- Directed by: Dimitris Dadiras [el]
- Written by: Giorgos Olymbios
- Starring: Tzeni Karezi Alekos Alexandrakis Eleni Halkoussi [el] Lykourgos Kallergis Vangelis Ploios Kaiti Pappa
- Music by: Manos Hatzidakis (song) Nana Mouskouri
- Distributed by: Olympia Film
- Release date: February 8, 1960;
- Running time: 85 minutes
- Country: Greece
- Language: Greek

= Rendezvous in Corfu =

Rendezvous in Corfu (Ραντεβού στην Κέρκυρα, Randevou stin Kerkyra, alternative names Date in Corfu or ) is a 1960 Greek black-and-white drama film directed and written by Dimitris Dadiras and starring Jenny Karezi, Alekos Alexandrakis and Vangelis Ploios.
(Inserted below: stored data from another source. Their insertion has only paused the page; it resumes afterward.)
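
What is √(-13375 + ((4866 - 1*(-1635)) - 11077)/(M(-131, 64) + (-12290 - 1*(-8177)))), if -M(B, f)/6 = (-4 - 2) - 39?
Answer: I*√21945899423/1281 ≈ 115.65*I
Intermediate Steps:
M(B, f) = 270 (M(B, f) = -6*((-4 - 2) - 39) = -6*(-6 - 39) = -6*(-45) = 270)
√(-13375 + ((4866 - 1*(-1635)) - 11077)/(M(-131, 64) + (-12290 - 1*(-8177)))) = √(-13375 + ((4866 - 1*(-1635)) - 11077)/(270 + (-12290 - 1*(-8177)))) = √(-13375 + ((4866 + 1635) - 11077)/(270 + (-12290 + 8177))) = √(-13375 + (6501 - 11077)/(270 - 4113)) = √(-13375 - 4576/(-3843)) = √(-13375 - 4576*(-1/3843)) = √(-13375 + 4576/3843) = √(-51395549/3843) = I*√21945899423/1281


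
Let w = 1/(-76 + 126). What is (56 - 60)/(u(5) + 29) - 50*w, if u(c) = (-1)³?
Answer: -8/7 ≈ -1.1429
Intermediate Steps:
u(c) = -1
w = 1/50 ≈ 0.020000
(56 - 60)/(u(5) + 29) - 50*w = (56 - 60)/(-1 + 29) - 50*1/50 = -4/28 - 1 = -4*1/28 - 1 = -⅐ - 1 = -8/7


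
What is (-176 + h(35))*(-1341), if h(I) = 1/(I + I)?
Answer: 16519779/70 ≈ 2.3600e+5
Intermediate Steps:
h(I) = 1/(2*I)
(-176 + h(35))*(-1341) = (-176 + (½)/35)*(-1341) = (-176 + (½)*(1/35))*(-1341) = (-176 + 1/70)*(-1341) = -12319/70*(-1341) = 16519779/70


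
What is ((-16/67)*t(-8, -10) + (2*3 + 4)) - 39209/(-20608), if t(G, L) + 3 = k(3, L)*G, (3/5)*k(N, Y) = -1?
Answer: 39081521/4142208 ≈ 9.4350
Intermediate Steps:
k(N, Y) = -5/3 (k(N, Y) = (5/3)*(-1) = -5/3)
t(G, L) = -3 - 5*G/3
((-16/67)*t(-8, -10) + (2*3 + 4)) - 39209/(-20608) = ((-16/67)*(-3 - 5/3*(-8)) + (2*3 + 4)) - 39209/(-20608) = ((-16*1/67)*(-3 + 40/3) + (6 + 4)) - 39209*(-1/20608) = (-16/67*31/3 + 10) + 39209/20608 = (-496/201 + 10) + 39209/20608 = 1514/201 + 39209/20608 = 39081521/4142208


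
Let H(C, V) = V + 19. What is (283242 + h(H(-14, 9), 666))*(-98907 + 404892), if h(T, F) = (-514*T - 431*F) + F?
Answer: -5363917050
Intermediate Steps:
H(C, V) = 19 + V
h(T, F) = -514*T - 430*F
(283242 + h(H(-14, 9), 666))*(-98907 + 404892) = (283242 + (-514*(19 + 9) - 430*666))*(-98907 + 404892) = (283242 + (-514*28 - 286380))*305985 = (283242 + (-14392 - 286380))*305985 = (283242 - 300772)*305985 = -17530*305985 = -5363917050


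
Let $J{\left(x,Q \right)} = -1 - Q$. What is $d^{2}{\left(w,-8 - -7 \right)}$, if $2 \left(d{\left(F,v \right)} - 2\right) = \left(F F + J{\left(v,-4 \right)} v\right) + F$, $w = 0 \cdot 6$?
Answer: $\frac{1}{4} \approx 0.25$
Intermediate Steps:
$w = 0$
$d{\left(F,v \right)} = 2 + \frac{F}{2} + \frac{F^{2}}{2} + \frac{3 v}{2}$ ($d{\left(F,v \right)} = 2 + \frac{\left(F F + \left(-1 - -4\right) v\right) + F}{2} = 2 + \frac{\left(F^{2} + \left(-1 + 4\right) v\right) + F}{2} = 2 + \frac{\left(F^{2} + 3 v\right) + F}{2} = 2 + \frac{F + F^{2} + 3 v}{2} = 2 + \left(\frac{F}{2} + \frac{F^{2}}{2} + \frac{3 v}{2}\right) = 2 + \frac{F}{2} + \frac{F^{2}}{2} + \frac{3 v}{2}$)
$d^{2}{\left(w,-8 - -7 \right)} = \left(2 + \frac{1}{2} \cdot 0 + \frac{0^{2}}{2} + \frac{3 \left(-8 - -7\right)}{2}\right)^{2} = \left(2 + 0 + \frac{1}{2} \cdot 0 + \frac{3 \left(-8 + 7\right)}{2}\right)^{2} = \left(2 + 0 + 0 + \frac{3}{2} \left(-1\right)\right)^{2} = \left(2 + 0 + 0 - \frac{3}{2}\right)^{2} = \left(\frac{1}{2}\right)^{2} = \frac{1}{4}$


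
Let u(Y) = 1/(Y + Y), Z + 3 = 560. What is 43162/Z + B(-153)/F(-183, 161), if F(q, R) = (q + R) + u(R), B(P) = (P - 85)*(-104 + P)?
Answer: -10664650318/3945231 ≈ -2703.2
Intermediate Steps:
Z = 557 (Z = -3 + 560 = 557)
u(Y) = 1/(2*Y)
B(P) = (-104 + P)*(-85 + P) (B(P) = (-85 + P)*(-104 + P) = (-104 + P)*(-85 + P))
F(q, R) = R + q + 1/(2*R) (F(q, R) = (q + R) + 1/(2*R) = (R + q) + 1/(2*R) = R + q + 1/(2*R))
43162/Z + B(-153)/F(-183, 161) = 43162/557 + (8840 + (-153)**2 - 189*(-153))/(161 - 183 + (1/2)/161) = 43162*(1/557) + (8840 + 23409 + 28917)/(161 - 183 + (1/2)*(1/161)) = 43162/557 + 61166/(161 - 183 + 1/322) = 43162/557 + 61166/(-7083/322) = 43162/557 + 61166*(-322/7083) = 43162/557 - 19695452/7083 = -10664650318/3945231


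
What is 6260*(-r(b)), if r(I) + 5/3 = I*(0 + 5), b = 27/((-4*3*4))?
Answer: 336475/12 ≈ 28040.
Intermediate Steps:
b = -9/16 (b = 27/((-12*4)) = 27/(-48) = 27*(-1/48) = -9/16 ≈ -0.56250)
r(I) = -5/3 + 5*I (r(I) = -5/3 + I*(0 + 5) = -5/3 + I*5 = -5/3 + 5*I)
6260*(-r(b)) = 6260*(-(-5/3 + 5*(-9/16))) = 6260*(-(-5/3 - 45/16)) = 6260*(-1*(-215/48)) = 6260*(215/48) = 336475/12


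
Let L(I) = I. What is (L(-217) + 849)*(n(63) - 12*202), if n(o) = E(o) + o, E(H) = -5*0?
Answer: -1492152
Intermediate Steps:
E(H) = 0
n(o) = o (n(o) = 0 + o = o)
(L(-217) + 849)*(n(63) - 12*202) = (-217 + 849)*(63 - 12*202) = 632*(63 - 2424) = 632*(-2361) = -1492152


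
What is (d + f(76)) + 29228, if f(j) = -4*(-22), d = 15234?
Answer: 44550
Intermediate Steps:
f(j) = 88
(d + f(76)) + 29228 = (15234 + 88) + 29228 = 15322 + 29228 = 44550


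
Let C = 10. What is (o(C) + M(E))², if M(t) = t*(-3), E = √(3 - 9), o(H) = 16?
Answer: 202 - 96*I*√6 ≈ 202.0 - 235.15*I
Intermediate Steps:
E = I*√6 (E = √(-6) = I*√6 ≈ 2.4495*I)
M(t) = -3*t
(o(C) + M(E))² = (16 - 3*I*√6)²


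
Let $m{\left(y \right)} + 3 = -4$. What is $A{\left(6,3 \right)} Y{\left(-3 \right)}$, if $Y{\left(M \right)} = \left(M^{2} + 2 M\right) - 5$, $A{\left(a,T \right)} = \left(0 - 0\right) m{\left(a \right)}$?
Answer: $0$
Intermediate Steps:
$m{\left(y \right)} = -7$ ($m{\left(y \right)} = -3 - 4 = -7$)
$A{\left(a,T \right)} = 0$ ($A{\left(a,T \right)} = \left(0 - 0\right) \left(-7\right) = \left(0 + 0\right) \left(-7\right) = 0 \left(-7\right) = 0$)
$Y{\left(M \right)} = -5 + M^{2} + 2 M$
$A{\left(6,3 \right)} Y{\left(-3 \right)} = 0 \left(-5 + \left(-3\right)^{2} + 2 \left(-3\right)\right) = 0 \left(-5 + 9 - 6\right) = 0 \left(-2\right) = 0$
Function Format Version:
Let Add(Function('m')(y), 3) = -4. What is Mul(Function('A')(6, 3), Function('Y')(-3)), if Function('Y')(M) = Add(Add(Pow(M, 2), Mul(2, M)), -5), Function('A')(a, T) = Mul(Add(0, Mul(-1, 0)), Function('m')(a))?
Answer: 0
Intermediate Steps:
Function('m')(y) = -7 (Function('m')(y) = Add(-3, -4) = -7)
Function('A')(a, T) = 0 (Function('A')(a, T) = Mul(Add(0, Mul(-1, 0)), -7) = Mul(Add(0, 0), -7) = Mul(0, -7) = 0)
Function('Y')(M) = Add(-5, Pow(M, 2), Mul(2, M))
Mul(Function('A')(6, 3), Function('Y')(-3)) = Mul(0, Add(-5, Pow(-3, 2), Mul(2, -3))) = Mul(0, Add(-5, 9, -6)) = Mul(0, -2) = 0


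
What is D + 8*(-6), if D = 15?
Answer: -33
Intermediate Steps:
D + 8*(-6) = 15 + 8*(-6) = 15 - 48 = -33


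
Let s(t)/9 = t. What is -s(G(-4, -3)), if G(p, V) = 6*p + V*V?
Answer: 135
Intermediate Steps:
G(p, V) = V² + 6*p (G(p, V) = 6*p + V² = V² + 6*p)
s(t) = 9*t
-s(G(-4, -3)) = -9*((-3)² + 6*(-4)) = -9*(9 - 24) = -9*(-15) = -1*(-135) = 135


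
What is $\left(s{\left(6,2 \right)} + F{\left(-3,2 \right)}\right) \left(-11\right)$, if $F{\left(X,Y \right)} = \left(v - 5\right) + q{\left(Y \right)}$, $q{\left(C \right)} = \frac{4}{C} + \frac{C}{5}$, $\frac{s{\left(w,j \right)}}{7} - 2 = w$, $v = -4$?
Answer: $- \frac{2717}{5} \approx -543.4$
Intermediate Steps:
$s{\left(w,j \right)} = 14 + 7 w$
$q{\left(C \right)} = \frac{4}{C} + \frac{C}{5}$ ($q{\left(C \right)} = \frac{4}{C} + C \frac{1}{5} = \frac{4}{C} + \frac{C}{5}$)
$F{\left(X,Y \right)} = -9 + \frac{4}{Y} + \frac{Y}{5}$ ($F{\left(X,Y \right)} = \left(-4 - 5\right) + \left(\frac{4}{Y} + \frac{Y}{5}\right) = -9 + \left(\frac{4}{Y} + \frac{Y}{5}\right) = -9 + \frac{4}{Y} + \frac{Y}{5}$)
$\left(s{\left(6,2 \right)} + F{\left(-3,2 \right)}\right) \left(-11\right) = \left(\left(14 + 7 \cdot 6\right) + \left(-9 + \frac{4}{2} + \frac{1}{5} \cdot 2\right)\right) \left(-11\right) = \left(\left(14 + 42\right) + \left(-9 + 4 \cdot \frac{1}{2} + \frac{2}{5}\right)\right) \left(-11\right) = \left(56 + \left(-9 + 2 + \frac{2}{5}\right)\right) \left(-11\right) = \left(56 - \frac{33}{5}\right) \left(-11\right) = \frac{247}{5} \left(-11\right) = - \frac{2717}{5}$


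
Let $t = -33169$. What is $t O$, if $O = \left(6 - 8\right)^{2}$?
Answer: $-132676$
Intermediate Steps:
$O = 4$ ($O = \left(-2\right)^{2} = 4$)
$t O = \left(-33169\right) 4 = -132676$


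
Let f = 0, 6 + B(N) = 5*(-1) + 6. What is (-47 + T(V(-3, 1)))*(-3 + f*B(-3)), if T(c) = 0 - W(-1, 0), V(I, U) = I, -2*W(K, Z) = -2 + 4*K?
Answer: 150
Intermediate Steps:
W(K, Z) = 1 - 2*K (W(K, Z) = -(-2 + 4*K)/2 = 1 - 2*K)
B(N) = -5 (B(N) = -6 + (5*(-1) + 6) = -6 + (-5 + 6) = -6 + 1 = -5)
T(c) = -3 (T(c) = 0 - (1 - 2*(-1)) = 0 - (1 + 2) = 0 - 1*3 = 0 - 3 = -3)
(-47 + T(V(-3, 1)))*(-3 + f*B(-3)) = (-47 - 3)*(-3 + 0*(-5)) = -50*(-3 + 0) = -50*(-3) = 150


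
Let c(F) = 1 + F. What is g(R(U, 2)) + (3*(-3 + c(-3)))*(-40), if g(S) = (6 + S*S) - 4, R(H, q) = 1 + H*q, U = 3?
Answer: 651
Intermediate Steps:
g(S) = 2 + S² (g(S) = (6 + S²) - 4 = 2 + S²)
g(R(U, 2)) + (3*(-3 + c(-3)))*(-40) = (2 + (1 + 3*2)²) + (3*(-3 + (1 - 3)))*(-40) = (2 + (1 + 6)²) + (3*(-3 - 2))*(-40) = (2 + 7²) + (3*(-5))*(-40) = (2 + 49) - 15*(-40) = 51 + 600 = 651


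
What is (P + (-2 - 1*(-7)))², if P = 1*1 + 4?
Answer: 100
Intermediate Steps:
P = 5 (P = 1 + 4 = 5)
(P + (-2 - 1*(-7)))² = (5 + (-2 - 1*(-7)))² = (5 + (-2 + 7))² = (5 + 5)² = 10² = 100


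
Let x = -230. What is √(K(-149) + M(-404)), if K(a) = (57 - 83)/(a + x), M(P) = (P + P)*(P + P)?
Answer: √93778047678/379 ≈ 808.00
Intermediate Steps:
M(P) = 4*P² (M(P) = (2*P)*(2*P) = 4*P²)
K(a) = -26/(-230 + a) (K(a) = (57 - 83)/(a - 230) = -26/(-230 + a))
√(K(-149) + M(-404)) = √(-26/(-230 - 149) + 4*(-404)²) = √(-26/(-379) + 4*163216) = √(-26*(-1/379) + 652864) = √(26/379 + 652864) = √(247435482/379) = √93778047678/379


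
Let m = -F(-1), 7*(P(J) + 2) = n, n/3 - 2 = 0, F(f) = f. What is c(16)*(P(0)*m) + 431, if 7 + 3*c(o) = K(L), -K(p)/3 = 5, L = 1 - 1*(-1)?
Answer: 9227/21 ≈ 439.38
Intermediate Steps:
L = 2 (L = 1 + 1 = 2)
n = 6 (n = 6 + 3*0 = 6 + 0 = 6)
P(J) = -8/7 (P(J) = -2 + (1/7)*6 = -2 + 6/7 = -8/7)
K(p) = -15 (K(p) = -3*5 = -15)
m = 1 (m = -1*(-1) = 1)
c(o) = -22/3 (c(o) = -7/3 + (1/3)*(-15) = -7/3 - 5 = -22/3)
c(16)*(P(0)*m) + 431 = -(-176)/21 + 431 = -22/3*(-8/7) + 431 = 176/21 + 431 = 9227/21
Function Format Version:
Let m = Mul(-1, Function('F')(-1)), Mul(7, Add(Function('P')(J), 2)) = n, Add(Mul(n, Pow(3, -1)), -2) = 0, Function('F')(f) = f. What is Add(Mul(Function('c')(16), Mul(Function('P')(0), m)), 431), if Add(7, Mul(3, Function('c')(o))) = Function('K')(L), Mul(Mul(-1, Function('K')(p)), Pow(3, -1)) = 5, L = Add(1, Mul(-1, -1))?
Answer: Rational(9227, 21) ≈ 439.38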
It was produced by Olympia Film.

== Plot ==
A young womanising lawyer (Alekos Alexandrakis) used at "throwing away women like a book fast read" finds a match in the person of the dynamic manager (Jenny Karezi) who works at his mother's hotel in the Greek island of Corfu.

== Cast ==
- Alekos Alexandrakis : Andreas Labrinos
- Jenny Karezi :Diana/Mirka
- Lykourgos Kallergis : Mr. Lianitis
- Eleni Halkoussi : Eleni Lambrinou
- Vangelis Ploios : Tonis
- Kaiti Passa : Janet Giannatou

The soundtrack by Manos Hadjidakis, with songs sung by Nana Mouskouri, was released as Rendezvous at Corfu.